Тощий кивнул. Лицо его было непроницаемо.
— Вы ведь копы, я верно угадал?
— Верно. — Он кивнул опять, но теперь в его глазах появилось нечто новое. — Угадал. Только мы не простые копы, а сортом, так сказать, повыше.
— Ну а я кто, по-вашему?
Его ответ был сух и методичен:
— Имя Райан. Прозвище Ирландец. Шестнадцать задержаний, один раз находился под стражей по обвинению в оскорблении действием. Есть подозрение, что был соучастником нескольких убийств и ограблений. В трех случаях убийства при смягчающих обстоятельствах. Есть связи с крупными преступниками.

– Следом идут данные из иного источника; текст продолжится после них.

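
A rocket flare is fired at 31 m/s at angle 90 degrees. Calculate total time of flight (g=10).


Given: v0 = 31 m/s, theta = 90 deg, g = 10 m/s^2
sin(90) = 1
Using T = 2*v0*sin(theta) / g
T = 2*31*1 / 10
T = 62 / 10
T = 31/5 s

31/5 s


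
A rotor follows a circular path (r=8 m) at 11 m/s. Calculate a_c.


Given: v = 11 m/s, r = 8 m
Using a_c = v^2 / r
a_c = 11^2 / 8
a_c = 121 / 8
a_c = 121/8 m/s^2

121/8 m/s^2


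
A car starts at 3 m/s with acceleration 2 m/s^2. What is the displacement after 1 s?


Given: v0 = 3 m/s, a = 2 m/s^2, t = 1 s
Using s = v0*t + (1/2)*a*t^2
s = 3*1 + (1/2)*2*1^2
s = 3 + (1/2)*2
s = 3 + 1
s = 4

4 m


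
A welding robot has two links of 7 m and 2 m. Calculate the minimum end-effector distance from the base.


Given: L1 = 7 m, L2 = 2 m
For a 2-link planar arm, min reach = |L1 - L2| (second link folded back)
Min reach = |7 - 2|
Min reach = 5 m

5 m


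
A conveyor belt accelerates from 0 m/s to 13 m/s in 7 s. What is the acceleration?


Given: initial velocity v0 = 0 m/s, final velocity v = 13 m/s, time t = 7 s
Using a = (v - v0) / t
a = (13 - 0) / 7
a = 13 / 7
a = 13/7 m/s^2

13/7 m/s^2


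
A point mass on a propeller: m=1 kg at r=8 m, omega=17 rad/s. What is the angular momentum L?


Given: m = 1 kg, r = 8 m, omega = 17 rad/s
For a point mass: I = m*r^2
I = 1*8^2 = 1*64 = 64
L = I*omega = 64*17
L = 1088 kg*m^2/s

1088 kg*m^2/s


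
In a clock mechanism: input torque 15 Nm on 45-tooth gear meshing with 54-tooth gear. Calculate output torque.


Given: N1 = 45, N2 = 54, T1 = 15 Nm
Using T2/T1 = N2/N1
T2 = T1 * N2 / N1
T2 = 15 * 54 / 45
T2 = 810 / 45
T2 = 18 Nm

18 Nm


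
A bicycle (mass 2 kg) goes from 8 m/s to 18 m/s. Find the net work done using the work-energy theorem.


Given: m = 2 kg, v0 = 8 m/s, v = 18 m/s
Using W = (1/2)*m*(v^2 - v0^2)
v^2 = 18^2 = 324
v0^2 = 8^2 = 64
v^2 - v0^2 = 324 - 64 = 260
W = (1/2)*2*260 = 260 J

260 J


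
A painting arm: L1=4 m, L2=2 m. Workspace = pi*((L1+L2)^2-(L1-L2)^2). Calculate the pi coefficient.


Given: L1 = 4, L2 = 2
(L1+L2)^2 = (6)^2 = 36
(L1-L2)^2 = (2)^2 = 4
Difference = 36 - 4 = 32
This equals 4*L1*L2 = 4*4*2 = 32
Workspace area = 32*pi

32


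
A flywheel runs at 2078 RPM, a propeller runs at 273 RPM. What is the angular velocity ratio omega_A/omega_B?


Given: RPM_A = 2078, RPM_B = 273
omega = 2*pi*RPM/60, so omega_A/omega_B = RPM_A / RPM_B
omega_A/omega_B = 2078 / 273
omega_A/omega_B = 2078/273

2078/273


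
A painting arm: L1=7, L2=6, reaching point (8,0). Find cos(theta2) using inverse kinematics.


Given: L1 = 7, L2 = 6, target (x, y) = (8, 0)
Using cos(theta2) = (x^2 + y^2 - L1^2 - L2^2) / (2*L1*L2)
x^2 + y^2 = 8^2 + 0 = 64
L1^2 + L2^2 = 49 + 36 = 85
Numerator = 64 - 85 = -21
Denominator = 2*7*6 = 84
cos(theta2) = -21/84 = -1/4

-1/4


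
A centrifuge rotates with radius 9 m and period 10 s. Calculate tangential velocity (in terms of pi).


Given: radius r = 9 m, period T = 10 s
Using v = 2*pi*r / T
v = 2*pi*9 / 10
v = 18*pi / 10
v = 9/5*pi m/s

9/5*pi m/s


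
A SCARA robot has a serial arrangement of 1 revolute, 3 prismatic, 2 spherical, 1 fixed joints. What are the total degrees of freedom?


Given: serial robot with 1 revolute, 3 prismatic, 2 spherical, 1 fixed joints
DOF contribution per joint type: revolute=1, prismatic=1, spherical=3, fixed=0
DOF = 1*1 + 3*1 + 2*3 + 1*0
DOF = 10

10


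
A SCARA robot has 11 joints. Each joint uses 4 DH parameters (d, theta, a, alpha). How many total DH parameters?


Given: 11 joints, 4 DH parameters per joint (d, theta, a, alpha)
Total DH parameters = number_of_joints * 4
Total = 11 * 4
Total = 44

44


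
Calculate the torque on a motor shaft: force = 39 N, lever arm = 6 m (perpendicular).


Given: F = 39 N, r = 6 m, angle = 90 deg (perpendicular)
Using tau = F * r * sin(90)
sin(90) = 1
tau = 39 * 6 * 1
tau = 234 Nm

234 Nm


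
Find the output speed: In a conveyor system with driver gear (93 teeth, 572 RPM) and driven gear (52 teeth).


Given: N1 = 93 teeth, w1 = 572 RPM, N2 = 52 teeth
Using N1*w1 = N2*w2
w2 = N1*w1 / N2
w2 = 93*572 / 52
w2 = 53196 / 52
w2 = 1023 RPM

1023 RPM


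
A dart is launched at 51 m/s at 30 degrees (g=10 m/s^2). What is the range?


Given: v0 = 51 m/s, theta = 30 deg, g = 10 m/s^2
sin(2*30) = sin(60) = sqrt(3)/2
Using R = v0^2 * sin(2*theta) / g
R = 51^2 * (sqrt(3)/2) / 10
R = 2601 * sqrt(3) / 20
R = 2601/20*sqrt(3) m

2601/20*sqrt(3) m


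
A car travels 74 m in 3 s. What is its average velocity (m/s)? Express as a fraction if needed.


Given: distance d = 74 m, time t = 3 s
Using v = d / t
v = 74 / 3
v = 74/3 m/s

74/3 m/s


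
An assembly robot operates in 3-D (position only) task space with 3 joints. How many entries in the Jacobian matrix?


Given: task space dimension = 3, joints = 3
Jacobian is a 3 x 3 matrix
Total entries = rows * columns
Total = 3 * 3
Total = 9

9


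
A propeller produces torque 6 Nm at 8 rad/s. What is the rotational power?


Given: tau = 6 Nm, omega = 8 rad/s
Using P = tau * omega
P = 6 * 8
P = 48 W

48 W


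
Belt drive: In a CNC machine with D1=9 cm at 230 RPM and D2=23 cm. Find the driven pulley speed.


Given: D1 = 9 cm, w1 = 230 RPM, D2 = 23 cm
Using D1*w1 = D2*w2
w2 = D1*w1 / D2
w2 = 9*230 / 23
w2 = 2070 / 23
w2 = 90 RPM

90 RPM


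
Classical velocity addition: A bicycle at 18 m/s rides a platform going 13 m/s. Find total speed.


Given: object velocity = 18 m/s, platform velocity = 13 m/s (same direction)
Using classical velocity addition: v_total = v_object + v_platform
v_total = 18 + 13
v_total = 31 m/s

31 m/s


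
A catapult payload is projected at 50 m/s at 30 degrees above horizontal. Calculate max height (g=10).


Given: v0 = 50 m/s, theta = 30 deg, g = 10 m/s^2
sin^2(30) = 1/4
Using H = v0^2 * sin^2(theta) / (2*g)
H = 50^2 * 1/4 / (2*10)
H = 2500 * 1/4 / 20
H = 625 / 20
H = 125/4 m

125/4 m


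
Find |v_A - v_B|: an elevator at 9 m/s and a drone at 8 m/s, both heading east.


Given: v_A = 9 m/s east, v_B = 8 m/s east
Both move in the same direction; relative speed = |v_A - v_B|
|9 - 8| = |1|
= 1 m/s

1 m/s


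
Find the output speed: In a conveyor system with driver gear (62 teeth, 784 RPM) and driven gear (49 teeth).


Given: N1 = 62 teeth, w1 = 784 RPM, N2 = 49 teeth
Using N1*w1 = N2*w2
w2 = N1*w1 / N2
w2 = 62*784 / 49
w2 = 48608 / 49
w2 = 992 RPM

992 RPM


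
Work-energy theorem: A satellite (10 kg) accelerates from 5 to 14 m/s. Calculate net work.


Given: m = 10 kg, v0 = 5 m/s, v = 14 m/s
Using W = (1/2)*m*(v^2 - v0^2)
v^2 = 14^2 = 196
v0^2 = 5^2 = 25
v^2 - v0^2 = 196 - 25 = 171
W = (1/2)*10*171 = 855 J

855 J


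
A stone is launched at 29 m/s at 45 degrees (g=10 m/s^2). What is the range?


Given: v0 = 29 m/s, theta = 45 deg, g = 10 m/s^2
sin(2*45) = sin(90) = 1
Using R = v0^2 * sin(2*theta) / g
R = 29^2 * 1 / 10
R = 841 / 10
R = 841/10 m

841/10 m


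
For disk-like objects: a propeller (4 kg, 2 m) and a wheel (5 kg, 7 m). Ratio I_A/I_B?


Given: M1=4 kg, R1=2 m, M2=5 kg, R2=7 m
For a disk: I = (1/2)*M*R^2, so I_A/I_B = (M1*R1^2)/(M2*R2^2)
M1*R1^2 = 4*4 = 16
M2*R2^2 = 5*49 = 245
I_A/I_B = 16/245 = 16/245

16/245


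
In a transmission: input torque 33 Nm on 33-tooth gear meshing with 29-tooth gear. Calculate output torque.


Given: N1 = 33, N2 = 29, T1 = 33 Nm
Using T2/T1 = N2/N1
T2 = T1 * N2 / N1
T2 = 33 * 29 / 33
T2 = 957 / 33
T2 = 29 Nm

29 Nm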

Живет на пенсию участника второй мировой войны. Проживает по адресу...
— Достаточно, — остановил я его.
Тощий откинулся в кресле и, чуть помедлив, продолжал:
— Кроме того, вы действительно весьма проницательный человек.

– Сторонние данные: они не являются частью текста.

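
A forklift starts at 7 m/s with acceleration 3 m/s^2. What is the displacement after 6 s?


Given: v0 = 7 m/s, a = 3 m/s^2, t = 6 s
Using s = v0*t + (1/2)*a*t^2
s = 7*6 + (1/2)*3*6^2
s = 42 + (1/2)*108
s = 42 + 54
s = 96

96 m


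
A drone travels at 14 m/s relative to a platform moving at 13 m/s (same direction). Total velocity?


Given: object velocity = 14 m/s, platform velocity = 13 m/s (same direction)
Using classical velocity addition: v_total = v_object + v_platform
v_total = 14 + 13
v_total = 27 m/s

27 m/s


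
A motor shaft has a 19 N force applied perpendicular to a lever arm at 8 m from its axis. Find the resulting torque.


Given: F = 19 N, r = 8 m, angle = 90 deg (perpendicular)
Using tau = F * r * sin(90)
sin(90) = 1
tau = 19 * 8 * 1
tau = 152 Nm

152 Nm


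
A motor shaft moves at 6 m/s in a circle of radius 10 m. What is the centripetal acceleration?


Given: v = 6 m/s, r = 10 m
Using a_c = v^2 / r
a_c = 6^2 / 10
a_c = 36 / 10
a_c = 18/5 m/s^2

18/5 m/s^2


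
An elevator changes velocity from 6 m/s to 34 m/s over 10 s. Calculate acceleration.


Given: initial velocity v0 = 6 m/s, final velocity v = 34 m/s, time t = 10 s
Using a = (v - v0) / t
a = (34 - 6) / 10
a = 28 / 10
a = 14/5 m/s^2

14/5 m/s^2


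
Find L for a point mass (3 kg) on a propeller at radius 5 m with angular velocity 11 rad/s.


Given: m = 3 kg, r = 5 m, omega = 11 rad/s
For a point mass: I = m*r^2
I = 3*5^2 = 3*25 = 75
L = I*omega = 75*11
L = 825 kg*m^2/s

825 kg*m^2/s


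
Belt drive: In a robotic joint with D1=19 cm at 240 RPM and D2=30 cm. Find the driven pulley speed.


Given: D1 = 19 cm, w1 = 240 RPM, D2 = 30 cm
Using D1*w1 = D2*w2
w2 = D1*w1 / D2
w2 = 19*240 / 30
w2 = 4560 / 30
w2 = 152 RPM

152 RPM


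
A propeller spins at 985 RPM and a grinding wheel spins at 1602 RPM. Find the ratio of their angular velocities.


Given: RPM_A = 985, RPM_B = 1602
omega = 2*pi*RPM/60, so omega_A/omega_B = RPM_A / RPM_B
omega_A/omega_B = 985 / 1602
omega_A/omega_B = 985/1602

985/1602


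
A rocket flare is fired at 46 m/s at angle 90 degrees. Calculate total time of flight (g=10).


Given: v0 = 46 m/s, theta = 90 deg, g = 10 m/s^2
sin(90) = 1
Using T = 2*v0*sin(theta) / g
T = 2*46*1 / 10
T = 92 / 10
T = 46/5 s

46/5 s


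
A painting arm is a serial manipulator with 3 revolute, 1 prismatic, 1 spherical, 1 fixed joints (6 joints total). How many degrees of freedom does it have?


Given: serial robot with 3 revolute, 1 prismatic, 1 spherical, 1 fixed joints
DOF contribution per joint type: revolute=1, prismatic=1, spherical=3, fixed=0
DOF = 3*1 + 1*1 + 1*3 + 1*0
DOF = 7

7


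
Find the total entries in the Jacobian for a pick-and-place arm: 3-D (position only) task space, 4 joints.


Given: task space dimension = 3, joints = 4
Jacobian is a 3 x 4 matrix
Total entries = rows * columns
Total = 3 * 4
Total = 12

12


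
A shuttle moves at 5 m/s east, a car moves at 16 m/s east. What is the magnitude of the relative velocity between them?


Given: v_A = 5 m/s east, v_B = 16 m/s east
Both move in the same direction; relative speed = |v_A - v_B|
|5 - 16| = |-11|
= 11 m/s

11 m/s


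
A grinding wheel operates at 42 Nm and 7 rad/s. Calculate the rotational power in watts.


Given: tau = 42 Nm, omega = 7 rad/s
Using P = tau * omega
P = 42 * 7
P = 294 W

294 W


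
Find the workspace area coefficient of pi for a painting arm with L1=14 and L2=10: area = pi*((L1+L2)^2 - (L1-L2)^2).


Given: L1 = 14, L2 = 10
(L1+L2)^2 = (24)^2 = 576
(L1-L2)^2 = (4)^2 = 16
Difference = 576 - 16 = 560
This equals 4*L1*L2 = 4*14*10 = 560
Workspace area = 560*pi

560


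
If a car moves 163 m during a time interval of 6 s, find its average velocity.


Given: distance d = 163 m, time t = 6 s
Using v = d / t
v = 163 / 6
v = 163/6 m/s

163/6 m/s


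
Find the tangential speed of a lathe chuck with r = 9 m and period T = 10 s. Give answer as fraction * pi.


Given: radius r = 9 m, period T = 10 s
Using v = 2*pi*r / T
v = 2*pi*9 / 10
v = 18*pi / 10
v = 9/5*pi m/s

9/5*pi m/s


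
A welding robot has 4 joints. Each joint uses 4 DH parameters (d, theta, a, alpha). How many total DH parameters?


Given: 4 joints, 4 DH parameters per joint (d, theta, a, alpha)
Total DH parameters = number_of_joints * 4
Total = 4 * 4
Total = 16

16


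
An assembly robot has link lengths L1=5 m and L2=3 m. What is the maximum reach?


Given: L1 = 5 m, L2 = 3 m
For a 2-link planar arm, max reach = L1 + L2 (fully extended)
Max reach = 5 + 3
Max reach = 8 m

8 m


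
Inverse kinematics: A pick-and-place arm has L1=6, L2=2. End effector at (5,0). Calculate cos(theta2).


Given: L1 = 6, L2 = 2, target (x, y) = (5, 0)
Using cos(theta2) = (x^2 + y^2 - L1^2 - L2^2) / (2*L1*L2)
x^2 + y^2 = 5^2 + 0 = 25
L1^2 + L2^2 = 36 + 4 = 40
Numerator = 25 - 40 = -15
Denominator = 2*6*2 = 24
cos(theta2) = -15/24 = -5/8

-5/8


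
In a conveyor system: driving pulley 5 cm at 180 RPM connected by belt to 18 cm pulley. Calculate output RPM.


Given: D1 = 5 cm, w1 = 180 RPM, D2 = 18 cm
Using D1*w1 = D2*w2
w2 = D1*w1 / D2
w2 = 5*180 / 18
w2 = 900 / 18
w2 = 50 RPM

50 RPM


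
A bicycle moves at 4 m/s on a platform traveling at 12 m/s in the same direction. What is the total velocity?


Given: object velocity = 4 m/s, platform velocity = 12 m/s (same direction)
Using classical velocity addition: v_total = v_object + v_platform
v_total = 4 + 12
v_total = 16 m/s

16 m/s


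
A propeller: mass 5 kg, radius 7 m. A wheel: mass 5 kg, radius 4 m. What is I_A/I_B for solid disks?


Given: M1=5 kg, R1=7 m, M2=5 kg, R2=4 m
For a disk: I = (1/2)*M*R^2, so I_A/I_B = (M1*R1^2)/(M2*R2^2)
M1*R1^2 = 5*49 = 245
M2*R2^2 = 5*16 = 80
I_A/I_B = 245/80 = 49/16

49/16


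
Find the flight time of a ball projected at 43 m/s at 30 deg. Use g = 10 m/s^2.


Given: v0 = 43 m/s, theta = 30 deg, g = 10 m/s^2
sin(30) = 1/2
Using T = 2*v0*sin(theta) / g
T = 2*43*1/2 / 10
T = 43 / 10
T = 43/10 s

43/10 s


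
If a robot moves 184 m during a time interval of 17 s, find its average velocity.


Given: distance d = 184 m, time t = 17 s
Using v = d / t
v = 184 / 17
v = 184/17 m/s

184/17 m/s


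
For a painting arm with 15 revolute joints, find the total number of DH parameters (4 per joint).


Given: 15 joints, 4 DH parameters per joint (d, theta, a, alpha)
Total DH parameters = number_of_joints * 4
Total = 15 * 4
Total = 60

60


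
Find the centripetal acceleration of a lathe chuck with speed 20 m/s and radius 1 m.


Given: v = 20 m/s, r = 1 m
Using a_c = v^2 / r
a_c = 20^2 / 1
a_c = 400 / 1
a_c = 400 m/s^2

400 m/s^2


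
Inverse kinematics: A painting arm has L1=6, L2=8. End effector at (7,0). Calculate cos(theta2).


Given: L1 = 6, L2 = 8, target (x, y) = (7, 0)
Using cos(theta2) = (x^2 + y^2 - L1^2 - L2^2) / (2*L1*L2)
x^2 + y^2 = 7^2 + 0 = 49
L1^2 + L2^2 = 36 + 64 = 100
Numerator = 49 - 100 = -51
Denominator = 2*6*8 = 96
cos(theta2) = -51/96 = -17/32

-17/32


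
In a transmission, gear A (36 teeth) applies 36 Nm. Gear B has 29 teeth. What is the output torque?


Given: N1 = 36, N2 = 29, T1 = 36 Nm
Using T2/T1 = N2/N1
T2 = T1 * N2 / N1
T2 = 36 * 29 / 36
T2 = 1044 / 36
T2 = 29 Nm

29 Nm


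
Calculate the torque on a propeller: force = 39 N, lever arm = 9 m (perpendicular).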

— Спасибо, что заметили. Я ведь два года проучился в колледже.
— А это что, ценится в преступном мире?
— Нет, конечно, но может пригодиться в жизни. Но давай-ка, господин начальник, перейдем к делу.

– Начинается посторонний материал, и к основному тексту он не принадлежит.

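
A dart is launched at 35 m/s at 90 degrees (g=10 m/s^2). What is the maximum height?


Given: v0 = 35 m/s, theta = 90 deg, g = 10 m/s^2
sin^2(90) = 1
Using H = v0^2 * sin^2(theta) / (2*g)
H = 35^2 * 1 / (2*10)
H = 1225 * 1 / 20
H = 1225 / 20
H = 245/4 m

245/4 m


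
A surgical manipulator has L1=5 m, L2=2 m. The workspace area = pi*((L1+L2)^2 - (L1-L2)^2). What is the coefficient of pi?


Given: L1 = 5, L2 = 2
(L1+L2)^2 = (7)^2 = 49
(L1-L2)^2 = (3)^2 = 9
Difference = 49 - 9 = 40
This equals 4*L1*L2 = 4*5*2 = 40
Workspace area = 40*pi

40


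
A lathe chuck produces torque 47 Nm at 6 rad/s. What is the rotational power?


Given: tau = 47 Nm, omega = 6 rad/s
Using P = tau * omega
P = 47 * 6
P = 282 W

282 W


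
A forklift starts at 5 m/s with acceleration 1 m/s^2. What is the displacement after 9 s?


Given: v0 = 5 m/s, a = 1 m/s^2, t = 9 s
Using s = v0*t + (1/2)*a*t^2
s = 5*9 + (1/2)*1*9^2
s = 45 + (1/2)*81
s = 45 + 81/2
s = 171/2

171/2 m


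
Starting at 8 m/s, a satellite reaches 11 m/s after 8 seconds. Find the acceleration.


Given: initial velocity v0 = 8 m/s, final velocity v = 11 m/s, time t = 8 s
Using a = (v - v0) / t
a = (11 - 8) / 8
a = 3 / 8
a = 3/8 m/s^2

3/8 m/s^2


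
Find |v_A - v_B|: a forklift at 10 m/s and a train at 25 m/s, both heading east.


Given: v_A = 10 m/s east, v_B = 25 m/s east
Both move in the same direction; relative speed = |v_A - v_B|
|10 - 25| = |-15|
= 15 m/s

15 m/s


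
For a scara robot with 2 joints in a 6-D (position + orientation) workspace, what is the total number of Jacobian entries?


Given: task space dimension = 6, joints = 2
Jacobian is a 6 x 2 matrix
Total entries = rows * columns
Total = 6 * 2
Total = 12

12


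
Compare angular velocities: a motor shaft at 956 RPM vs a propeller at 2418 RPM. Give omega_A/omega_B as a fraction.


Given: RPM_A = 956, RPM_B = 2418
omega = 2*pi*RPM/60, so omega_A/omega_B = RPM_A / RPM_B
omega_A/omega_B = 956 / 2418
omega_A/omega_B = 478/1209

478/1209


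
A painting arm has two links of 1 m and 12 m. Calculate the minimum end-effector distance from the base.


Given: L1 = 1 m, L2 = 12 m
For a 2-link planar arm, min reach = |L1 - L2| (second link folded back)
Min reach = |1 - 12|
Min reach = 11 m

11 m


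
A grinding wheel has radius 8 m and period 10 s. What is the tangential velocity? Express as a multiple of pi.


Given: radius r = 8 m, period T = 10 s
Using v = 2*pi*r / T
v = 2*pi*8 / 10
v = 16*pi / 10
v = 8/5*pi m/s

8/5*pi m/s


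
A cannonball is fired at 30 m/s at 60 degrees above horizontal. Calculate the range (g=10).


Given: v0 = 30 m/s, theta = 60 deg, g = 10 m/s^2
sin(2*60) = sin(120) = sqrt(3)/2
Using R = v0^2 * sin(2*theta) / g
R = 30^2 * (sqrt(3)/2) / 10
R = 900 * sqrt(3) / 20
R = 45*sqrt(3) m

45*sqrt(3) m


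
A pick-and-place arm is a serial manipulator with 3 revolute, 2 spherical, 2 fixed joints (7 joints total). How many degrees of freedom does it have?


Given: serial robot with 3 revolute, 2 spherical, 2 fixed joints
DOF contribution per joint type: revolute=1, prismatic=1, spherical=3, fixed=0
DOF = 3*1 + 2*3 + 2*0
DOF = 9

9


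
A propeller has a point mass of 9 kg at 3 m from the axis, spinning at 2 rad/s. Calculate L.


Given: m = 9 kg, r = 3 m, omega = 2 rad/s
For a point mass: I = m*r^2
I = 9*3^2 = 9*9 = 81
L = I*omega = 81*2
L = 162 kg*m^2/s

162 kg*m^2/s


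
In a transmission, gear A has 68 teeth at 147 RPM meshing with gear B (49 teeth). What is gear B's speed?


Given: N1 = 68 teeth, w1 = 147 RPM, N2 = 49 teeth
Using N1*w1 = N2*w2
w2 = N1*w1 / N2
w2 = 68*147 / 49
w2 = 9996 / 49
w2 = 204 RPM

204 RPM


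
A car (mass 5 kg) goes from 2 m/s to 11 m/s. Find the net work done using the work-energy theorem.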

— Итак, ты давно заметил слежку. Как думаешь, для чего мы это делали?
— Я было подумал, что собираетесь сделать из меня стукача. Но если это так, то вы попусту тратите время, не такие уж вы умные, чтобы сбить меня с толку.
— А ты, значит, считаешь себя умнее целого правоохранительного агентства?
Все пятеро молча сверлили меня глазами.
— Ну ладно, — сказал я, — если не умнее, то, во всяком случае, любопытнее. Так что валяйте, выкладывайте все на вашем паршивом полицейском диалекте, произнося слова медленно и по буквам, а не то я упущу половину смачных подробностей.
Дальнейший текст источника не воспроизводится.